ITOGON, Benguet – Mayor Victorio T. Palangdan underscored that mining, power generation and other companies exploiting the resources within the jurisdiction of local governments should directly remit their taxes to the host communities and not to their central offices based in the national Capital Region (NCR).
Palangdan pointed out that Benguet could have achieved its first class status way back in the 1990s if the mining and power generation companies directly remitted to the concerned local government their corporate taxes, among other similar revenues, as the said companies had been at the peak of their operations then.
Under pertinent provisions of Republic Act (RA) 7160 or the Local Government Code of the Philippines, companies with branch offices in the different parts of the country are mandated to pay their corporate taxes in their central offices which are mostly located in the Metro Manila area.
The municipal chief executive pointed out that such discriminatory provision of the law must be corrected with the filing of the appropriate legislation so that the companies operating in the province will be compelled to pay their taxes to the host local governments to provide them internally generated revenues.

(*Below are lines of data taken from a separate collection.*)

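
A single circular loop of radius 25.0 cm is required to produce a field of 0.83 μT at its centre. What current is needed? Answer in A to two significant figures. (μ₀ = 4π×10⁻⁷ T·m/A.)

I ≈ 0.33 A

At the centre of a circular loop B = μ₀I/(2R), so I = 2RB/μ₀.
With R = 0.25 m, I = 2 × 0.25 × 8.30×10⁻⁷ / (4π×10⁻⁷) = 0.330 A.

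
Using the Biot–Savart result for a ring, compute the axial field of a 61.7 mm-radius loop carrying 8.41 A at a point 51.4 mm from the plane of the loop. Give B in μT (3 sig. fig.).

B ≈ 38.8 μT

On the axis of a circular loop, B = μ₀IR² / [2(R²+z²)^(3/2)].
R² + z² = (0.0617)² + (0.0514)² = 0.006449 m², and (R²+z²)^(3/2) = 5.18×10⁻⁴ m³.
B = (4π×10⁻⁷ × 8.41 × 0.003807) / (2 × 5.18×10⁻⁴) = 3.88×10⁻⁵ T.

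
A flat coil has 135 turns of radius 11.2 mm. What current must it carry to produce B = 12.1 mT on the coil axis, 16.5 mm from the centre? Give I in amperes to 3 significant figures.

For an N-turn coil, B = Nμ₀IR²/[2(R²+z²)^(3/2)] with R = 0.0112 m, z = 0.0165 m, so I = 2B(R²+z²)^(3/2)/(Nμ₀R²) = 2 × 1.21×10⁻² × 7.93×10⁻⁶ / (135 × 4π×10⁻⁷ × 0.0001254) = 9.02 A.

I ≈ 9.02 A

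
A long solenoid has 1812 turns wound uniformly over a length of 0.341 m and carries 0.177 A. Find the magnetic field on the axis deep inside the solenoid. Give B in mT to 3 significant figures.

Inside a long solenoid, B = μ₀nI with n = 5314 turns/m.
B = 4π×10⁻⁷ × 5314 × 0.177 = 1.18×10⁻³ T.

B ≈ 1.18 mT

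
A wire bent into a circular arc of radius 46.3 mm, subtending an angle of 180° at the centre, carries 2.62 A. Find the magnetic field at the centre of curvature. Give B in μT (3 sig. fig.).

The Biot–Savart field of a circular arc at its centre is B = μ₀Iφ/(4πR), with φ = 3.142 rad.
B = (4π×10⁻⁷ × 2.62 × 3.142) / (4π × 0.0463) = 1.78×10⁻⁵ T.

B ≈ 17.8 μT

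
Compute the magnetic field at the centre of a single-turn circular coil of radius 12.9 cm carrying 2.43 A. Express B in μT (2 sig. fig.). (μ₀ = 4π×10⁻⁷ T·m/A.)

B ≈ 12 μT

At the centre of a circular loop the Biot–Savart law gives B = μ₀I/(2R).
B = (4π×10⁻⁷ × 2.43) / (2 × 0.129) = 1.18×10⁻⁵ T.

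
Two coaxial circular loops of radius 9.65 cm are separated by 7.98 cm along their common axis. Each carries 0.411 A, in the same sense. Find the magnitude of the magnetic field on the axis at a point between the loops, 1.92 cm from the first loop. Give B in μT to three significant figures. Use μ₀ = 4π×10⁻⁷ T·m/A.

B ≈ 4.15 μT

Each loop contributes B = μ₀IR²/[2(R²+z²)^(3/2)] on the axis, with z measured from that loop.
Loop 1 (z = 0.0192 m): B₁ = 2.52×10⁻⁶ T. Loop 2 (z = 0.0606 m): B₂ = 1.63×10⁻⁶ T.
The fields add: B = B₁ + B₂ = 4.15×10⁻⁶ T.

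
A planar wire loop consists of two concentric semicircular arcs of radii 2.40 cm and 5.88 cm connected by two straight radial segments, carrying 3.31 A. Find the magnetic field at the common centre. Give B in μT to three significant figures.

B ≈ 25.6 μT

The radial connectors point toward the centre, so dl × r̂ = 0 and they contribute nothing.
Each semicircle gives μ₀I/(4R): inner arc 4.33×10⁻⁵ T, outer arc 1.77×10⁻⁵ T.
The two arcs carry current in opposite angular senses, so their fields oppose: B = |4.33×10⁻⁵ − 1.77×10⁻⁵| = 2.56×10⁻⁵ T.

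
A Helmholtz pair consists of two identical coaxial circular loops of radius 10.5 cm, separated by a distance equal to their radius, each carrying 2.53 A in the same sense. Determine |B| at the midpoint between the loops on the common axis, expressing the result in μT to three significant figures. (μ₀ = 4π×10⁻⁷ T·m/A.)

B ≈ 21.7 μT

Each loop contributes B = μ₀IR²/[2(R²+z²)^(3/2)] on the axis, with z measured from that loop.
Loop 1 (z = 0.0525 m): B₁ = 1.08×10⁻⁵ T. Loop 2 (z = 0.0525 m): B₂ = 1.08×10⁻⁵ T.
The fields add: B = B₁ + B₂ = 2.17×10⁻⁵ T.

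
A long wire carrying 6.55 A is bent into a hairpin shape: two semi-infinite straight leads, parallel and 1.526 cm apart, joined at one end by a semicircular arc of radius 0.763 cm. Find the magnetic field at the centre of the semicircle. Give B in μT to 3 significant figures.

The semicircular arc contributes B_arc = μ₀I·π/(4πR) = μ₀I/(4R) = 2.70×10⁻⁴ T.
Each semi-infinite lead is at perpendicular distance R = 0.00763 m from the centre, with the perpendicular foot at its near end, so it contributes μ₀I/(4πR); both point the same way, together 1.72×10⁻⁴ T.
Arc and leads all point the same direction: B = 2.70×10⁻⁴ + 1.72×10⁻⁴ = 4.41×10⁻⁴ T.

B ≈ 441 μT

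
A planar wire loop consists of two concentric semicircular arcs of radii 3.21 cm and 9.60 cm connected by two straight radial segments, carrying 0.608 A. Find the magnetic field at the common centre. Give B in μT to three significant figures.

B ≈ 3.96 μT

The radial connectors point toward the centre, so dl × r̂ = 0 and they contribute nothing.
Each semicircle gives μ₀I/(4R): inner arc 5.95×10⁻⁶ T, outer arc 1.99×10⁻⁶ T.
The two arcs carry current in opposite angular senses, so their fields oppose: B = |5.95×10⁻⁶ − 1.99×10⁻⁶| = 3.96×10⁻⁶ T.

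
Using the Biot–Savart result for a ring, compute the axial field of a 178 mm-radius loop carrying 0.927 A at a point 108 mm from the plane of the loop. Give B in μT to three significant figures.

On the axis of a circular loop, B = μ₀IR² / [2(R²+z²)^(3/2)].
R² + z² = (0.178)² + (0.108)² = 0.04335 m², and (R²+z²)^(3/2) = 9.03×10⁻³ m³.
B = (4π×10⁻⁷ × 0.927 × 0.03168) / (2 × 9.03×10⁻³) = 2.04×10⁻⁶ T.

B ≈ 2.04 μT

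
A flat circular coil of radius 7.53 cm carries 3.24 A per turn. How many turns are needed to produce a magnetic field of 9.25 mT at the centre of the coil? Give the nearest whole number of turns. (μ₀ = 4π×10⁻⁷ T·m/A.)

For an N-turn coil, B = Nμ₀I/(2R). A single turn gives B₁ = 2.70×10⁻⁵ T with R = 0.0753 m.
N = B/B₁ = 9.25×10⁻³ / 2.70×10⁻⁵ = 342.15.

N = 342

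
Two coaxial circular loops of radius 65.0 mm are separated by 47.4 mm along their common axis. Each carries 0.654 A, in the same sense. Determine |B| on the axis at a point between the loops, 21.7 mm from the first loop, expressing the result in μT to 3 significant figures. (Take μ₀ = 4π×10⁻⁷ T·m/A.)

Each loop contributes B = μ₀IR²/[2(R²+z²)^(3/2)] on the axis, with z measured from that loop.
Loop 1 (z = 0.0217 m): B₁ = 5.40×10⁻⁶ T. Loop 2 (z = 0.0257 m): B₂ = 5.08×10⁻⁶ T.
The fields add: B = B₁ + B₂ = 1.05×10⁻⁵ T.

B ≈ 10.5 μT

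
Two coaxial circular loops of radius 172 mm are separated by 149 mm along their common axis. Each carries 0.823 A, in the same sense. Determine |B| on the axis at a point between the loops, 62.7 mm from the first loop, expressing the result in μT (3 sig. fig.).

Each loop contributes B = μ₀IR²/[2(R²+z²)^(3/2)] on the axis, with z measured from that loop.
Loop 1 (z = 0.0627 m): B₁ = 2.49×10⁻⁶ T. Loop 2 (z = 0.0863 m): B₂ = 2.15×10⁻⁶ T.
The fields add: B = B₁ + B₂ = 4.64×10⁻⁶ T.

B ≈ 4.64 μT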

According to him, Benguet should have been one of the most developed provinces in the country had the existing mining and power generation companies been paying their taxes to the host local governments but this is not the case because instead, the taxes generated from the province had been contributory to the development of cities in Metro Manila where the central offices of the companies are located.
The mayor asserted that government must change such a totally imbalanced set up in terms of development by allowing companies with operations in the provinces to pay their taxes to the host local governments to allow a balanced state of development, especially in the rural areas, to pave the way for better quality of life of the people.
Mayor Palangdan claimed that he will pursue the passage of the direct remittance bill that had been previously filed by lawmakers from the different parts of the Cordillera to compel companies having field offices to pay their taxes to their host local governments to allow lower class localities to generate internally generated resources to enhance the delivery of basic services and to implement high impact development projects that will improve the well-being of people in the countryside.
He claimed it is unfortunate that companies had been gaining enormous income from the resources within the jurisdiction of local governments that had been protected by the people over time but host communities received only minimal revenues as most of their income had been remitted to the local governments where their central offices are based, thus, the need to change the set up considering that it is the host communities that also bear the environmental and social costs of their operations.
The direct remittance bill had been repeatedly filed by various Cordillera lawmakers in the different Congresses but these had been pending in the concerned committees because of the enormous lobbying done by these corporations.